The newly-created seats are:

  • Colorado’s 8th Congressional District
  • Florida’s 28th Congressional District
  • Montana’s 2nd Congressional District
  • Oregon’s 6th Congressional District
  • Texas’ 37th Congressional District
  • Texas’ 38th Congressional District

As a result of redistricting, there are eight districts where two incumbents filed to run against each other. In six of those, two incumbents from the same party filed to run against each other in their party primary: 

  • West Virginia’s 2nd District — Rep. David McKinley (R), the incumbent in the 1st district, and Rep. Alex Mooney (R), the incumbent in the 2nd district, ran in the Republican primary on May 10, 2022. Mooney defeated McKinley. 
  • Georgia’s 7th District — Rep. Lucy McBath (D), the incumbent in the 6th district, and Rep. Carolyn Bourdeaux (D), the incumbent in the 7th, ran in the Democratic primary on May 24. McBath defeated Bourdeaux. 
  • Illinois’ 6th District — Rep. Marie Newman (D), the incumbent in the 3rd district, and Rep. Sean Casten (D), the incumbent in the 6th, ran in the Democratic primary on June 28. Casten defeated Newman. 
  • Illinois’ 15th District — Rep. Rodney Davis (R), the incumbent in the 13th district, and Rep. Mary Miller (R), the incumbent in the 15th, ran in the Republican primary on June 28. Miller defeated Davis. 
  • Michigan’s 11th District — Rep. Andy Levin (D), the incumbent in the 9th district, and Rep.

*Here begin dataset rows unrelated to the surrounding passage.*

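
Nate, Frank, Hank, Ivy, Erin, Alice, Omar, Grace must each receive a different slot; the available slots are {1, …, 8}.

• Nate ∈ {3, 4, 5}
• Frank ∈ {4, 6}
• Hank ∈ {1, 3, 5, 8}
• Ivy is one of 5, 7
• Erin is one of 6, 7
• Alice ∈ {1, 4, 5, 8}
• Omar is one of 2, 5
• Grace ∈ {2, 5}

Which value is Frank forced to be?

4

Omar and Grace share exactly the 2 values {2, 5}; by pigeonhole those values go to them, so strike 2, 5 from Nate, Hank, Ivy, Alice.
That leaves Ivy = 7. Eliminate 7 elsewhere: Erin.
Erin must be 6 (only option left). Remove 6 from Frank.
So Frank = 4.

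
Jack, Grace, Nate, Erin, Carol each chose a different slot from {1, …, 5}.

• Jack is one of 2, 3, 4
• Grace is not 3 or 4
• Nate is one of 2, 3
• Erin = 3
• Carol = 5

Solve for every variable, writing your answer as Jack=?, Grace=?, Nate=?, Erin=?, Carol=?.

Erin's domain is down to {3}, so Erin = 3. Remove 3 from Jack, Nate.
Carol's domain is down to {5}, so Carol = 5. So Grace can't be 5.
Nate has just one choice, so Nate = 2. Remove 2 from Jack, Grace.
Jack has just one choice, so Jack = 4.
That leaves Grace = 1.

Jack=4, Grace=1, Nate=2, Erin=3, Carol=5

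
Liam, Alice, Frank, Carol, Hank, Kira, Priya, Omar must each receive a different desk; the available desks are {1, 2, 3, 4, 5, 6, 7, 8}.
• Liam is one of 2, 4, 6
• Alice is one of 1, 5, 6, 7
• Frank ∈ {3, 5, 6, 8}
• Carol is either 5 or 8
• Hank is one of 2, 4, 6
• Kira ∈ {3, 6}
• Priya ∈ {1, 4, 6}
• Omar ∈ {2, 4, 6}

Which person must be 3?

Kira

The 8 variables draw from only 8 values {1, 2, 3, 4, 5, 6, 7, 8}, so each is used; only Alice can be 7, hence Alice = 7.
Among the 7 still-open variables, 1 fits only Priya (and all 7 values in {1, 2, 3, 4, 5, 6, 8} must be used), so Priya = 1.
Liam, Hank, Omar share exactly the 3 values {2, 4, 6}; by pigeonhole those values go to them, so strike 2, 4, 6 from Frank, Kira.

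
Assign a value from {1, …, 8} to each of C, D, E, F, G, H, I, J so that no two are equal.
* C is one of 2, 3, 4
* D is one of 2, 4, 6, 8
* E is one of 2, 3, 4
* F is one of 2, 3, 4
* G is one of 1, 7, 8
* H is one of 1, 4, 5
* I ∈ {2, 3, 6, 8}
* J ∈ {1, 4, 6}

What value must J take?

Among the 8 variables, 5 fits only H (and all 8 values in {1, 2, 3, 4, 5, 6, 7, 8} must be used), so H = 5.
The 7 still-open variables together cover exactly {1, 2, 3, 4, 6, 7, 8} — 7 values for 7 variables — and 7 appears only in G's list, so G = 7.
The 6 still-open variables together cover exactly {1, 2, 3, 4, 6, 8} — 6 values for 6 variables — and 1 appears only in J's list, so J = 1.

1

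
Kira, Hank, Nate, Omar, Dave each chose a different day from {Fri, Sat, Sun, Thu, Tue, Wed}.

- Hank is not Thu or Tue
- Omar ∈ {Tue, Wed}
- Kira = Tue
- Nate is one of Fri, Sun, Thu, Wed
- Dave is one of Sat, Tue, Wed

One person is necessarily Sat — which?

Dave

Kira must be Tue (only option left). Strike Tue from Omar, Dave.
Omar has just one choice, so Omar = Wed. Eliminate Wed elsewhere: Hank, Nate, Dave.
So Sat goes to Dave.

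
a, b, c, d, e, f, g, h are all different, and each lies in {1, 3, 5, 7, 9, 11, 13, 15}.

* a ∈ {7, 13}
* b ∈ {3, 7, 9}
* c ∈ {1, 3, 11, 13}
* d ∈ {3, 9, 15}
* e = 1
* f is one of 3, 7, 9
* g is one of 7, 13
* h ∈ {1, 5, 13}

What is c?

11

e must be 1 (only option left). Strike 1 from c, h.
The 7 still-open variables draw from only 7 values {3, 5, 7, 9, 11, 13, 15}, so each is used; only h can be 5, hence h = 5.
The 6 still-open variables draw from only 6 values {3, 7, 9, 11, 13, 15}, so each is used; only c can be 11, hence c = 11.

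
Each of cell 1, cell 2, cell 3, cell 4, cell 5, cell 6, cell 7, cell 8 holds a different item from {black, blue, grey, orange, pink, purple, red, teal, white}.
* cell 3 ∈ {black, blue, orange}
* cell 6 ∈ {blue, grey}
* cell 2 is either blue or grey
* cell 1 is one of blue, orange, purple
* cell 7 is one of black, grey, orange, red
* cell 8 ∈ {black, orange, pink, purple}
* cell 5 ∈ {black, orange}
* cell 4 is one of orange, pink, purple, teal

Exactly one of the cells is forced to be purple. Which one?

cell 1

The 8 variables together cover exactly {black, blue, grey, orange, pink, purple, red, teal} — 8 values for 8 variables — and red appears only in cell 7's list, so cell 7 = red.
Among the 7 still-open variables, teal fits only cell 4 (and all 7 values in {black, blue, grey, orange, pink, purple, teal} must be used), so cell 4 = teal.
Among the 6 still-open variables, pink fits only cell 8 (and all 6 values in {black, blue, grey, orange, pink, purple} must be used), so cell 8 = pink.
Among the 5 still-open variables, purple fits only cell 1 (and all 5 values in {black, blue, grey, orange, purple} must be used), so cell 1 = purple.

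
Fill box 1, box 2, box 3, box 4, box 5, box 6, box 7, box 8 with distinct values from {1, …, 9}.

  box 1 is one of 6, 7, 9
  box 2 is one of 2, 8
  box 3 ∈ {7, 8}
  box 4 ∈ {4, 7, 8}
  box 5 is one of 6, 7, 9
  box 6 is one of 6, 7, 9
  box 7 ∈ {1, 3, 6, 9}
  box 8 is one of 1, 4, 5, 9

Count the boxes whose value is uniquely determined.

box 1, box 5, box 6 between them cover only {6, 7, 9} — a naked triple. Remove those values from box 3, box 4, box 7, box 8.
That leaves box 3 = 8. Eliminate 8 elsewhere: box 2, box 4.
box 4 has just one choice, so box 4 = 4. So box 8 can't be 4.
box 2 must be 2 (only option left).
Determined: box 2=2, box 3=8, box 4=4. The other boxes each still have more than one consistent value. That makes 3.

3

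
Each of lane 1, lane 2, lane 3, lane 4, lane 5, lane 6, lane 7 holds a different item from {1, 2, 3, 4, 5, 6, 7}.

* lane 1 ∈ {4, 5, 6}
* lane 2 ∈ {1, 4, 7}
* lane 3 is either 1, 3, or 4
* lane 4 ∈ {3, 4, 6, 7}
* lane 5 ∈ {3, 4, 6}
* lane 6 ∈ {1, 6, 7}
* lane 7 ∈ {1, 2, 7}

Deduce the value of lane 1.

5

The 7 variables together cover exactly {1, 2, 3, 4, 5, 6, 7} — 7 values for 7 variables — and 2 appears only in lane 7's list, so lane 7 = 2.
Among the 6 still-open variables, 5 fits only lane 1 (and all 6 values in {1, 3, 4, 5, 6, 7} must be used), so lane 1 = 5.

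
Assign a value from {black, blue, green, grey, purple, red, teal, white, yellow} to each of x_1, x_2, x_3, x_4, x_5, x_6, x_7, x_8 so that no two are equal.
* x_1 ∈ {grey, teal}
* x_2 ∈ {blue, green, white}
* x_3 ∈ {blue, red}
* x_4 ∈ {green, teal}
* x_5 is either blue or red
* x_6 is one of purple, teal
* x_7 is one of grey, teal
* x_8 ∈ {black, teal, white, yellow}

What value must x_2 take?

x_1 and x_7 between them cover only {grey, teal} — a naked pair. Remove those values from x_4, x_6, x_8.
x_4 must be green (only option left). So x_2 can't be green.
x_6's domain is down to {purple}, so x_6 = purple.
x_3 and x_5 share exactly the 2 values {blue, red}; by pigeonhole those values go to them, so strike blue, red from x_2.
So x_2 = white.

white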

Haley Stevens (D), the incumbent in the 11th, are running in the Democratic primary set to take place on August 2. 
  • New York’s 12th District — Rep. Jerry Nadler, the incumbent in the 10th district, and Rep. Carolyn Maloney (D), the incumbent in the 12th, are running in the Democratic primary set to take place on August 23.

In the other two districts, incumbents from different parties are running against each other in the general election in November: 

  • Florida’s 2nd District — Rep. Al Lawson (D), the incumbent in the 5th district, and Rep. Neal Dunn (R), the incumbent in the 2nd, are both running.
  • Texas’ 34th District — Rep. Vicente Gonzalez Jr. (D), the incumbent in the 15th district, and Rep. Mayra Flores (R), the incumbent in the 34th, are running against each other in the general election. Flores won a special election to replace Rep. Filemon Vela (D) on June 14 and was sworn in on June 21.

Nine incumbents  — three Democrats and six Republicans  — have lost in primaries so far this year: 

  • Carolyn Bourdeaux (D) — Georgia’s 7th
  • Marie Newman (D)  — Illinois’ 6th
  • Rodney Davis (R) — Illinois’ 15th
  • Steven Palazzo (R) — Mississippi’s 4th
  • Madison Cawthorn (R) — North Carolina’s 11th
  • Bob Gibbs (R) — Ohio’s 7th
  • Kurt Schrader (D) — Oregon’s 5th
  • Tom Rice (R) — South Carolina’s 7th
  • David McKinley (R) — West Virginia’s 2nd

The nine incumbents who have been defeated in primaries so far this year are already more than the eight incumbents who lost in primary elections in 2020.